Jean-Baptiste Loeillet of London (18 November 1680 – 19 July 1730), was a Flemish composer and musician of the Baroque period. He is called the London Loeillet to distinguish him from another famous composer, his cousin Jean-Baptiste Loeillet of Ghent.

== Life and career ==
Jean-Baptiste Loeillet was born in Ghent, then in the Spanish Netherlands. He had a younger brother, Jacques Loeillet, who was also a composer. He had a cousin, also named Jean-Baptiste Loeillet. The distinction between the London Loeillet and the Ghent Loeillet was made to differentiate the cousins.

In 1705, after his studies in Ghent and Paris, he moved to London and became known as John. His works were published by John Walsh in London under the name of John Loeillet. He published trio and solo sonatas, as well as two collections of harpsichord lessons.

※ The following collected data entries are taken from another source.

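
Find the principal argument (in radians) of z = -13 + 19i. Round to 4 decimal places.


Step 1: z = -13 + 19i
Step 2: arg(z) = atan2(19, -13)
Step 3: arg(z) = 2.1708

2.1708


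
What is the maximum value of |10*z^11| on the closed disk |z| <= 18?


Step 1: On |z| = 18, |f(z)| = 10 * |z|^11 = 10 * 18^11
Step 2: By maximum modulus principle, maximum is on boundary.
Step 3: Maximum = 10 * 64268410079232 = 642684100792320

642684100792320


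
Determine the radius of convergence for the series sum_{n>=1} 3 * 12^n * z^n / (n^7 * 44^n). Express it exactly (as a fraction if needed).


Step 1: General term a_n = 3 * 12^n / (n^7 * 44^n)
Step 2: By the root test, |a_n|^(1/n) = 3^(1/n) * 12 / (n^(7/n) * 44) -> 12/44 as n -> infinity (since 3^(1/n) -> 1 and n^(7/n) -> 1)
Step 3: R = 1/lim|a_n|^(1/n) = 44/12 = 11/3

11/3


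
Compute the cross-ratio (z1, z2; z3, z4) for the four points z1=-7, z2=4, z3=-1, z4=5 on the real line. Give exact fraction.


Step 1: (z1-z3)(z2-z4) = (-6) * (-1) = 6
Step 2: (z1-z4)(z2-z3) = (-12) * 5 = -60
Step 3: Cross-ratio = -6/60 = -1/10

-1/10


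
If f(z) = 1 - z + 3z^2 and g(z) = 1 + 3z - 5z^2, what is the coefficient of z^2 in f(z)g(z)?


Step 1: z^2 term in f*g comes from: (1)*(-5z^2) + (-z)*(3z) + (3z^2)*(1)
Step 2: = -5 - 3 + 3
Step 3: = -5

-5


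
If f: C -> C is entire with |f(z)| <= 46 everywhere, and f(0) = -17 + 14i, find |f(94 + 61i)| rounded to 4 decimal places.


Step 1: By Liouville's theorem, a bounded entire function is constant.
Step 2: f(z) = f(0) = -17 + 14i for all z.
Step 3: |f(w)| = |-17 + 14i| = sqrt(289 + 196)
Step 4: = 22.0227

22.0227


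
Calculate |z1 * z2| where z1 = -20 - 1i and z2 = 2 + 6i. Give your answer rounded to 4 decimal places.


Step 1: |z1| = sqrt((-20)^2 + (-1)^2) = sqrt(401)
Step 2: |z2| = sqrt(2^2 + 6^2) = sqrt(40)
Step 3: |z1*z2| = |z1|*|z2| = sqrt(401) * sqrt(40) = sqrt(401 * 40) = sqrt(16040)
Step 4: = 126.6491

126.6491


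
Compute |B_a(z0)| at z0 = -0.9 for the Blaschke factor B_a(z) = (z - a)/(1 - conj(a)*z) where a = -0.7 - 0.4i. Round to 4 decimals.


Step 1: Numerator z0 - a = -0.9 - (-0.7 - 0.4i) = -0.2 + 0.4i
Step 2: Denominator 1 - conj(a)*z0 = 1 - (-0.7 + 0.4i)*(-0.9) = 0.37 + 0.36i
Step 3: |z0 - a|^2 = (-0.2)^2 + 0.4^2 = 0.2; |1 - conj(a)*z0|^2 = 0.37^2 + 0.36^2 = 0.2665
Step 4: |B_a(-0.9)| = sqrt(0.2 / 0.2665) = sqrt(0.750469)
Step 5: = 0.8663

0.8663


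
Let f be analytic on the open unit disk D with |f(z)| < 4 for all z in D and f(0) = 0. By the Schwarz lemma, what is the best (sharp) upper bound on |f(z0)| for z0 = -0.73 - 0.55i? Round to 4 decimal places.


Step 1: g = f/4 maps D -> D with g(0) = 0, so by the Schwarz lemma |g(z)| <= |z|, i.e. |f(z)| <= 4|z|; this is sharp (f(z) = 4z).
Step 2: |z0|^2 = (-0.73)^2 + (-0.55)^2 = 0.8354
Step 3: |z0| = sqrt(0.8354) = 0.914002
Step 4: Best bound = 4 * |z0| = 4 * 0.914002 = 3.656

3.656


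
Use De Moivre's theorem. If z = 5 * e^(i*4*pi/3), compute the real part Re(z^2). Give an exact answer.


Step 1: By De Moivre's theorem, z^2 = 5^2 * e^(i*2*4*pi/3) = 25 * (cos(8*pi/3) + i*sin(8*pi/3))
Step 2: |z|^2 = 5^2 = 25
Step 3: Reduce the angle mod 2*pi: 8*pi/3 - 2*pi = 2*pi/3
Step 4: cos(2*pi/3) = -1/2
Step 5: Re(z^2) = 25 * (-1/2) = -25/2

-25/2


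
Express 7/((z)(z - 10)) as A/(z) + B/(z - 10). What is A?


Step 1: Multiply both sides by (z) and set z = 0
Step 2: A = 7 / (0 - 10)
Step 3: A = 7 / (-10)
Step 4: A = -7/10

-7/10


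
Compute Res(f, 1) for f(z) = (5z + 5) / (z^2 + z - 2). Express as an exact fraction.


Step 1: Q(z) = z^2 + z - 2 = (z - 1)(z + 2)
Step 2: Q'(z) = 2z + 1
Step 3: Q'(1) = 3, P(1) = 10
Step 4: Res = P(1)/Q'(1) = 10/3 = 10/3

10/3


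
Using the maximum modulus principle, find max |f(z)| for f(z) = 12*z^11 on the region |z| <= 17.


Step 1: On |z| = 17, |f(z)| = 12 * |z|^11 = 12 * 17^11
Step 2: By maximum modulus principle, maximum is on boundary.
Step 3: Maximum = 12 * 34271896307633 = 411262755691596

411262755691596


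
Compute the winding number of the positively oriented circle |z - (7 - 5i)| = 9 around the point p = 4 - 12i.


Step 1: Center c = (7, -5), radius = 9
Step 2: |p - c|^2 = (-3)^2 + (-7)^2 = 58
Step 3: r^2 = 81
Step 4: |p-c| < r so winding number = 1

1


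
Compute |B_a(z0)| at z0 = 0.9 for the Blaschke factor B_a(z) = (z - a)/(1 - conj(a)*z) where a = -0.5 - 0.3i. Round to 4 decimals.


Step 1: Numerator z0 - a = 0.9 - (-0.5 - 0.3i) = 1.4 + 0.3i
Step 2: Denominator 1 - conj(a)*z0 = 1 - (-0.5 + 0.3i)*0.9 = 1.45 - 0.27i
Step 3: |z0 - a|^2 = 1.4^2 + 0.3^2 = 2.05; |1 - conj(a)*z0|^2 = 1.45^2 + (-0.27)^2 = 2.1754
Step 4: |B_a(0.9)| = sqrt(2.05 / 2.1754) = sqrt(0.942355)
Step 5: = 0.9707

0.9707


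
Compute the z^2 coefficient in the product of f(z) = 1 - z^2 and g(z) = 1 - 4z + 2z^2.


Step 1: z^2 term in f*g comes from: (1)*(2z^2) + (0)*(-4z) + (-z^2)*(1)
Step 2: = 2 + 0 - 1
Step 3: = 1

1


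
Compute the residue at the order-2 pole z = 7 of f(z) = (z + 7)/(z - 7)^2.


Step 1: Pole of order 2 at z = 7
Step 2: Res = lim d/dz [(z - 7)^2 * f(z)] as z -> 7
Step 3: (z - 7)^2 * f(z) = z + 7
Step 4: d/dz[z + 7] = 1

1


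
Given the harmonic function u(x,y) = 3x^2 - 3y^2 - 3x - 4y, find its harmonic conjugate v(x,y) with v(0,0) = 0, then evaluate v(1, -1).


Step 1: v_x = -u_y = 6y + 4
Step 2: v_y = u_x = 6x - 3
Step 3: v = 6xy + 4x - 3y + C
Step 4: v(0,0) = 0 => C = 0
Step 5: v(1, -1) = 1

1


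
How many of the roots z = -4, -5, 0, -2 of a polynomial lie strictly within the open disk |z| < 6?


Step 1: Check each root:
  z = -4: |-4| = 4 < 6
  z = -5: |-5| = 5 < 6
  z = 0: |0| = 0 < 6
  z = -2: |-2| = 2 < 6
Step 2: Count = 4

4


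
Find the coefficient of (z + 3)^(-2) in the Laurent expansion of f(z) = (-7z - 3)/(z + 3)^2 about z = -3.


Step 1: Write the numerator in powers of (z + 3): -7z - 3 = -7(z + 3) + (-7*(-3) - 3) = -7(z + 3) + 18
Step 2: Divide by (z + 3)^2: f(z) = 18(z + 3)^(-2) - 7(z + 3)^(-1)
Step 3: This finite sum is the Laurent series of f about z = -3.
Step 4: Coefficient of (z + 3)^(-2) = -7*(-3) - 3 = 18

18


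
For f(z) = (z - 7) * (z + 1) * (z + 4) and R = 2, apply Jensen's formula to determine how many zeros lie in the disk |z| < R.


Jensen's formula: (1/2pi)*integral log|f(Re^it)|dt = log|f(0)| + sum_{|a_k|<R} log(R/|a_k|)
Step 1: f(0) = (-7) * 1 * 4 = -28
Step 2: log|f(0)| = log|7| + log|-1| + log|-4| = 3.3322
Step 3: Zeros inside |z| < 2: -1
Step 4: Jensen sum = log(2/1) = 0.6931
Step 5: n(R) = number of terms in the Jensen sum = count of zeros inside |z| < 2 = 1

1


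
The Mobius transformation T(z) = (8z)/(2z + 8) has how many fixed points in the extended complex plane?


Step 1: Fixed points satisfy T(z) = z
Step 2: 2z^2 = 0
Step 3: Discriminant = 0^2 - 4*2*0 = 0
Step 4: Number of fixed points = 1

1


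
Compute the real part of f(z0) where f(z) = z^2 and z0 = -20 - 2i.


Step 1: z0 = -20 - 2i
Step 2: z0^2 = (-20)^2 - (-2)^2 + 80i
Step 3: real part = 400 - 4 = 396

396


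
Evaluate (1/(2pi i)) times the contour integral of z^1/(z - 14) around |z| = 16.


Step 1: f(z) = z^1, a = 14 is inside |z| = 16
Step 2: By Cauchy integral formula: (1/(2pi*i)) * integral = f(a)
Step 3: f(14) = 14^1 = 14

14


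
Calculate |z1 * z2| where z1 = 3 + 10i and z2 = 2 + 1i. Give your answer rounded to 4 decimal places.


Step 1: |z1| = sqrt(3^2 + 10^2) = sqrt(109)
Step 2: |z2| = sqrt(2^2 + 1^2) = sqrt(5)
Step 3: |z1*z2| = |z1|*|z2| = sqrt(109) * sqrt(5) = sqrt(109 * 5) = sqrt(545)
Step 4: = 23.3452

23.3452


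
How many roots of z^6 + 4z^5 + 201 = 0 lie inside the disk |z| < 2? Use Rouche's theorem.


Step 1: On |z| = 2 the three terms have sizes |z^6| = 2^6 = 64, |4z^5| = 4*2^5 = 128, |201| = 201
Step 2: The dominant term is g(z) = 201; let h(z) = z^6 + 4z^5 so f = g + h
Step 3: On |z| = 2: |g| = 201 and |h| <= 64 + 128 = 192
Step 4: Since 201 > 192, |h| < |g| on |z| = 2, so by Rouche f has the same number of zeros as g inside |z| < 2
Step 5: g(z) = 201 is a nonzero constant with no zeros inside |z| < 2. Answer = 0

0


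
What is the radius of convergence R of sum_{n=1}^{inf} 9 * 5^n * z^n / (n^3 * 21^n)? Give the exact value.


Step 1: General term a_n = 9 * 5^n / (n^3 * 21^n)
Step 2: By the root test, |a_n|^(1/n) = 9^(1/n) * 5 / (n^(3/n) * 21) -> 5/21 as n -> infinity (since 9^(1/n) -> 1 and n^(3/n) -> 1)
Step 3: R = 1/lim|a_n|^(1/n) = 21/5

21/5


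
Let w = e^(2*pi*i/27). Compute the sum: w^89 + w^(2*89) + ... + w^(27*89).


Step 1: The sum sum_{j=1}^{n} w^(k*j) equals n if n | k, else 0.
Step 2: Here n = 27, k = 89
Step 3: Does n divide k? 27 | 89 -> False
Step 4: Sum = 0

0


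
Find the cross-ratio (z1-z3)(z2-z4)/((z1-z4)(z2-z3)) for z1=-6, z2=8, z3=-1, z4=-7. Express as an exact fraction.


Step 1: (z1-z3)(z2-z4) = (-5) * 15 = -75
Step 2: (z1-z4)(z2-z3) = 1 * 9 = 9
Step 3: Cross-ratio = -75/9 = -25/3

-25/3


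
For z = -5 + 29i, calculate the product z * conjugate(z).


Step 1: conj(z) = -5 - 29i
Step 2: z * conj(z) = (-5)^2 + 29^2
Step 3: = 25 + 841 = 866

866


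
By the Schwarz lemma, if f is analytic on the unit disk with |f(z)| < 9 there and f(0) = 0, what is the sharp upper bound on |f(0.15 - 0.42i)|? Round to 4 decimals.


Step 1: g = f/9 maps D -> D with g(0) = 0, so by the Schwarz lemma |g(z)| <= |z|, i.e. |f(z)| <= 9|z|; this is sharp (f(z) = 9z).
Step 2: |z0|^2 = 0.15^2 + (-0.42)^2 = 0.1989
Step 3: |z0| = sqrt(0.1989) = 0.445982
Step 4: Best bound = 9 * |z0| = 9 * 0.445982 = 4.0138

4.0138


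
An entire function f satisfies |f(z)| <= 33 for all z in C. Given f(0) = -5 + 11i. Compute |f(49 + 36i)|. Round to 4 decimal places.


Step 1: By Liouville's theorem, a bounded entire function is constant.
Step 2: f(z) = f(0) = -5 + 11i for all z.
Step 3: |f(w)| = |-5 + 11i| = sqrt(25 + 121)
Step 4: = 12.083

12.083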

Loeillet was able to play the recorder, flute, oboe, and harpsichord. He was successful as a teacher of the harpsichord. He played woodwind in the Queen's Theatre in the Haymarket and held musical gatherings every week at his home. His performances were well received in London, and he was responsible for introducing Arcangelo Corelli's 12 Concerti Grossi to Londoners. According to the New Penguin Dictionary of Music, he helped to popularise the transverse flute (a new instrument compared to the recorder) in England. He died in London.

==Works==
Jean-Baptiste Loeillet primarily wrote sonatas in the Baroque style. His sonatas consisted of four to six movements, with one or three voices over a basso continuo. He used the flute, recorder, oboe, and violin as solo instruments throughout his three volumes of sonatas.

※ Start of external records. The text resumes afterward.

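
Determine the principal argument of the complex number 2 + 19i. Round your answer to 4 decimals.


Step 1: z = 2 + 19i
Step 2: arg(z) = atan2(19, 2)
Step 3: arg(z) = 1.4659

1.4659


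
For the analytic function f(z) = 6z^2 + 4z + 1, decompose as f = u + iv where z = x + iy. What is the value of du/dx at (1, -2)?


Step 1: f(z) = 6(x+iy)^2 + 4(x+iy) + 1
Step 2: u = 6(x^2 - y^2) + 4x + 1
Step 3: u_x = 12x + 4
Step 4: At (1, -2): u_x = 12 + 4 = 16

16


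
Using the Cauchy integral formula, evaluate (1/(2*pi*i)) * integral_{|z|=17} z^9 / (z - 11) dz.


Step 1: f(z) = z^9, a = 11 is inside |z| = 17
Step 2: By Cauchy integral formula: (1/(2pi*i)) * integral = f(a)
Step 3: f(11) = 11^9 = 2357947691

2357947691


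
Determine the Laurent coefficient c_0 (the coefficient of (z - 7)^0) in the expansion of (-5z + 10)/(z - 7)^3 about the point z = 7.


Step 1: Write the numerator in powers of (z - 7): -5z + 10 = -5(z - 7) + (-5*7 + 10) = -5(z - 7) - 25
Step 2: Divide by (z - 7)^3: f(z) = -25(z - 7)^(-3) - 5(z - 7)^(-2)
Step 3: This finite sum is the Laurent series of f about z = 7.
Step 4: Only the powers -3 and -2 appear, so the coefficient of (z - 7)^0 = 0

0


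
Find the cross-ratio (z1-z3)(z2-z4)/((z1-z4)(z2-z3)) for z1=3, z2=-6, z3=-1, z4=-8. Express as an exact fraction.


Step 1: (z1-z3)(z2-z4) = 4 * 2 = 8
Step 2: (z1-z4)(z2-z3) = 11 * (-5) = -55
Step 3: Cross-ratio = -8/55 = -8/55

-8/55


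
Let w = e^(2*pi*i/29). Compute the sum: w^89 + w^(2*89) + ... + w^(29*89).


Step 1: The sum sum_{j=1}^{n} w^(k*j) equals n if n | k, else 0.
Step 2: Here n = 29, k = 89
Step 3: Does n divide k? 29 | 89 -> False
Step 4: Sum = 0

0


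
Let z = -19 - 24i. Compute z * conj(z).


Step 1: conj(z) = -19 + 24i
Step 2: z * conj(z) = (-19)^2 + (-24)^2
Step 3: = 361 + 576 = 937

937


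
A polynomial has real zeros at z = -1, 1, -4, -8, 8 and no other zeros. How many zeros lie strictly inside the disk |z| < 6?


Step 1: Check each root:
  z = -1: |-1| = 1 < 6
  z = 1: |1| = 1 < 6
  z = -4: |-4| = 4 < 6
  z = -8: |-8| = 8 >= 6
  z = 8: |8| = 8 >= 6
Step 2: Count = 3

3


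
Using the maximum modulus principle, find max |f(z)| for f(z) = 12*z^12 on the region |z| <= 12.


Step 1: On |z| = 12, |f(z)| = 12 * |z|^12 = 12 * 12^12
Step 2: By maximum modulus principle, maximum is on boundary.
Step 3: Maximum = 12 * 8916100448256 = 106993205379072

106993205379072


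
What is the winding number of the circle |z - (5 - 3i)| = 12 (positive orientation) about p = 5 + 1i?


Step 1: Center c = (5, -3), radius = 12
Step 2: |p - c|^2 = 0^2 + 4^2 = 16
Step 3: r^2 = 144
Step 4: |p-c| < r so winding number = 1

1


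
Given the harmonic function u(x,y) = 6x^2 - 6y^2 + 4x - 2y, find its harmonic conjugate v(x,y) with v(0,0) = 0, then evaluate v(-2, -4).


Step 1: v_x = -u_y = 12y + 2
Step 2: v_y = u_x = 12x + 4
Step 3: v = 12xy + 2x + 4y + C
Step 4: v(0,0) = 0 => C = 0
Step 5: v(-2, -4) = 76

76


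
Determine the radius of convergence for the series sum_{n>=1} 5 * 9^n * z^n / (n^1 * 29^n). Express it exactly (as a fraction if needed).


Step 1: General term a_n = 5 * 9^n / (n^1 * 29^n)
Step 2: By the root test, |a_n|^(1/n) = 5^(1/n) * 9 / (n^(1/n) * 29) -> 9/29 as n -> infinity (since 5^(1/n) -> 1 and n^(1/n) -> 1)
Step 3: R = 1/lim|a_n|^(1/n) = 29/9

29/9


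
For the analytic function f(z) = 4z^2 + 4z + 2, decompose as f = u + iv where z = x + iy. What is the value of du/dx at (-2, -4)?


Step 1: f(z) = 4(x+iy)^2 + 4(x+iy) + 2
Step 2: u = 4(x^2 - y^2) + 4x + 2
Step 3: u_x = 8x + 4
Step 4: At (-2, -4): u_x = -16 + 4 = -12

-12


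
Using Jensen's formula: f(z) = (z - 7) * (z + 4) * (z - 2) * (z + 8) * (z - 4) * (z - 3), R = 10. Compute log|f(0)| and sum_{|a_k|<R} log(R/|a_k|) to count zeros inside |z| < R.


Jensen's formula: (1/2pi)*integral log|f(Re^it)|dt = log|f(0)| + sum_{|a_k|<R} log(R/|a_k|)
Step 1: f(0) = (-7) * 4 * (-2) * 8 * (-4) * (-3) = 5376
Step 2: log|f(0)| = log|7| + log|-4| + log|2| + log|-8| + log|4| + log|3| = 8.5897
Step 3: Zeros inside |z| < 10: 7, -4, 2, -8, 4, 3
Step 4: Jensen sum = log(10/7) + log(10/4) + log(10/2) + log(10/8) + log(10/4) + log(10/3) = 5.2258
Step 5: n(R) = number of terms in the Jensen sum = count of zeros inside |z| < 10 = 6

6


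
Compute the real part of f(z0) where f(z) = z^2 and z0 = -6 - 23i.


Step 1: z0 = -6 - 23i
Step 2: z0^2 = (-6)^2 - (-23)^2 + 276i
Step 3: real part = 36 - 529 = -493

-493


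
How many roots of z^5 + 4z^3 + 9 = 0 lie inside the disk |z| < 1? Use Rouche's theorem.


Step 1: On |z| = 1 the three terms have sizes |z^5| = 1^5 = 1, |4z^3| = 4*1^3 = 4, |9| = 9
Step 2: The dominant term is g(z) = 9; let h(z) = z^5 + 4z^3 so f = g + h
Step 3: On |z| = 1: |g| = 9 and |h| <= 1 + 4 = 5
Step 4: Since 9 > 5, |h| < |g| on |z| = 1, so by Rouche f has the same number of zeros as g inside |z| < 1
Step 5: g(z) = 9 is a nonzero constant with no zeros inside |z| < 1. Answer = 0

0


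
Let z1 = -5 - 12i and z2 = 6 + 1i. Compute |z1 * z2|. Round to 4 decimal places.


Step 1: |z1| = sqrt((-5)^2 + (-12)^2) = sqrt(169)
Step 2: |z2| = sqrt(6^2 + 1^2) = sqrt(37)
Step 3: |z1*z2| = |z1|*|z2| = sqrt(169) * sqrt(37) = sqrt(169 * 37) = sqrt(6253)
Step 4: = 79.0759

79.0759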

His 12 Trio Sonatas was dedicated to John Manners, 3rd Duke of Rutland.

While in London, his last name was sometimes rendered as 'Lully' or 'Lullie'. His composition, Lessons for the Harpsichord or Spinet, was accidentally attributed to Jean-Baptiste Lully, an Italian-born French composer.

=== List of works ===
- 6 Trio Sonatas, Op. 1 (1722)
- 12 Trio Sonatas, Op. 2 (1725)
- 12 Solos, Op.3 (1729)

=== List of pieces (not opuses) ===
- Lessons for the Harpsichord or Spinet (1712)
- 6 Suites of Lessons for the Harpsichord (1723)

==Notes==
1. Frans Brüggen, notes from Sonata in F Major, Hargail Music Press, (1963).

==Recording==
Loeillet. Sonatas & Triosonatas, La Caccia directed by Patrick Denecker, 2006, MF8007. Contains recordings of sonatas by Jean-Baptiste Loeillet de Gant, Jean-Baptiste Loeillet de Londres and Jacques Loeillet.